Erlanger Honors Long-Serving Employees, Prepares for Underpass Rehab
Erlanger City Engineer Jim Viox announced Tuesday night that the northbound ramp to I-75 and I-275 will close for several weeks starting July 8 as part of a larger repair project that will go on through October.
City Council voted to allow the city to send an application to the Kenton County Planning Commission to add funeral homes to the R-1C zone as a conditional use. There is a church on Turkeyfoot Road for sale and a funeral home wants to buy the property. Gary Meyer was the only council member to oppose.
Council passed the second reading of an ordinance amending rules for handicapped parking. The pertinent changes are that the filing fee of $65 has been done away with and the fee for putting up the sign will be $100. Also, the applicant does not have to physically come in each year to renew the parking as it can be renewed over the phone.
An updated rental property permit ordinance was approved and is more restrictive, but the most significant change is the institution of a registry for all landlords so that there is always a way to contact them in case of emergency.
A resolution was passed which approved the execution of a municipal aid co-op program contract between the city and the Commonwealth of Kentucky Transportation Cabinet. The money allotted for Erlanger totals $355,951.97, a little more than the city expected.
A municipal order declaring five items surplus property was passed by council, and another municipal order allows Mayor Tyson Hermes to enter into an agreement for a feasibility study with Boone County for a park to be built and maintained by Boone County near the Cherry Hill subdivision. The city's portion of the feasibility study costs $5,000.
Engineer Jim Viox told council that they received three bids for the concrete removal and replacement on Riggs Avenue. He recommended the low bid of $366,402 from Straight Edge, since the bid was lower than the city had estimated, and council agreed.
Mayor Tyson Hermes gave a report on the sidewalk on Nelson Road, saying he and two others went door to door, and because they listened to the concerns of the residents, they made changes in the sidewalk plan. However, the money isn't available yet, so the city will focus on getting the easements signed so the project can go forward as soon as the money is available.
Anne Elzyk, of Division Street, came to refute the arguments put forth at the committee meeting about having chickens in the city. She said the predators, such as coyotes and snakes, were already here because of the deer population, and people who care to take on the responsibility of chickens will keep their coops in good condition. Council tabled the issue for now.

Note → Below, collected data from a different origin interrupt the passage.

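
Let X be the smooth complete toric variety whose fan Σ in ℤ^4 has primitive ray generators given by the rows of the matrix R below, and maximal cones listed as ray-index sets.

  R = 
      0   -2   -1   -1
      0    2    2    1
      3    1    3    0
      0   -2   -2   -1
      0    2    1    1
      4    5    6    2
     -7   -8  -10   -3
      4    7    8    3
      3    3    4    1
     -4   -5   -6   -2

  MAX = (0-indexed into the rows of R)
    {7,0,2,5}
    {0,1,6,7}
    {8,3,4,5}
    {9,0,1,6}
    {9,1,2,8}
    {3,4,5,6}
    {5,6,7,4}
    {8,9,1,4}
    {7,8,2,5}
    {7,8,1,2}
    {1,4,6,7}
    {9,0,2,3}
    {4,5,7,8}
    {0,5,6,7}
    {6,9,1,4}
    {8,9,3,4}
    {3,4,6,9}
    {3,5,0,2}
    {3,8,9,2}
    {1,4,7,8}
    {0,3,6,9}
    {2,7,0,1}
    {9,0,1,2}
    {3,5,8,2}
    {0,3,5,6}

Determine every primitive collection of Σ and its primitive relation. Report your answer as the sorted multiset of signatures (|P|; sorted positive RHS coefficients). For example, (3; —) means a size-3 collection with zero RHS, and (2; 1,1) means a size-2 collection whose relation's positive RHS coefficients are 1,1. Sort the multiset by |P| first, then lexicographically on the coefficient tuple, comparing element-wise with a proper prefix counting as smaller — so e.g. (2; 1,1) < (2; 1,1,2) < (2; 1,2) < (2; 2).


Primitive collections (10):

  P = {0,4}:  v_{0} + v_{4} = 0  ⇒ sig = (2; —)
  P = {1,3}:  v_{1} + v_{3} = 0  ⇒ sig = (2; —)
  P = {5,9}:  v_{5} + v_{9} = 0  ⇒ sig = (2; —)
  P = {0,8}:  v_{0} + v_{8} = v_{2}  ⇒ sig = (2; 1)
  P = {1,5}:  v_{1} + v_{5} = v_{7}  ⇒ sig = (2; 1)
  P = {2,4}:  v_{2} + v_{4} = v_{8}  ⇒ sig = (2; 1)
  P = {3,7}:  v_{3} + v_{7} = v_{5}  ⇒ sig = (2; 1)
  P = {6,8}:  v_{6} + v_{8} = v_{9}  ⇒ sig = (2; 1)
  P = {7,9}:  v_{7} + v_{9} = v_{1}  ⇒ sig = (2; 1)
  P = {2,6}:  v_{2} + v_{6} = v_{0} + v_{9}  ⇒ sig = (2; 1,1)

Signatures (|P|; sorted positive RHS coefficients), sorted:
    |P|=2: 10 collections, coeffs (), (), (), (1), (1), (1), (1), (1), (1), (1,1)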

City Administrator Marc Fields gave an update on the complaints that the city received last year about code violations. He said of the 443 calls, 221 citations were issued, and of those, 124 were remediated, leaving 98 to go to the final stage, which he stated was a good record. He also said that the city hired a new part-time code officer.
Engineer Jim Viox explained that city staff wants to get started on the project of painting and fixing the railroad underpass. The project will be going out to bid, and Mayor Hermes said the city hopes to stay under the estimated $250,000; $150,000 for painting the steel and fixing the concrete that is falling down, and $100,000 for the drainage issue which makes the sidewalk underneath a thick muddy mess.
Mitch Hatfield, from Hummel Hatfield insurance Agency, came to introduce himself in the business spotlight.
Several people received service awards. Andy Ifcic received a-20 year pin from the Fire/EMS, and Joe Kappa from Fire and EMS received a five year pin. Pat Collura from the Police department received his 25-year pin, Kim Klare was honored for 15 years, Aaron McNeil for 5 years, and Shirley Peck for 5 years.
Tanner Schmidt was sworn in as a firefighter/EMT while his fiancee held the bible and his family looked on proudly.